Governor Mark Gordon says his state is intent on using nuclear power to go “carbon negative.” And two of the world’s richest men, Bill Gates and Warren Buffet, have a plan to step in with technology and funding to make it happen.
One proposed project involves TerraPower, founded by Gates more than a decade ago, and Buffet’s Berkshire Hathaway-owned utility, PacifiCorp, which covers western states including Idaho, Utah, Oregon, Washington, California and Wyoming.
Though Gates has claimed there’s cutting edge technology behind the plant proposal, it would use materials that have long been employed in nuclear power, including uranium and plutonium. 
The plant’s cooling would utilize Natrium technology, which is a sodium-based liquid metal coolant. The technology reportedly has certain advantages over water as a cooling agent for reactors, but is also more prone to problems with leakage and combustion.
“We think Natrium will be a game-changer for the energy industry,” Gates said last week at a media conference in Cheyenne, Wyoming.
According to reports, the plant would produce 345 megawatts of electricity, or even up to 500 megawatts with added boosts provided via a molten salt energy storage component.

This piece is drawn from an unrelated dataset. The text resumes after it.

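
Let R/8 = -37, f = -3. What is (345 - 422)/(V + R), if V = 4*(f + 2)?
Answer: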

The plant cost is estimated at $1 billion, and would take seven years to build.
Notably, the project doesn’t involve thorium technology. Many innovators in the nuclear industry believe that thorium represents real advances over other older nuclear materials, in terms of byproducts and safety. Thorium byproduct waste can’t be used to build nuclear weapons.
A reactor of the kind backed by the Wyoming governor and the tycoons set to build it has other higher risk factors than usual reactors. For one thing, fuel used for the reactors has to be enriched to a higher degree, making it a potential high value target for malicious actors looking to make a crude nuclear weapon.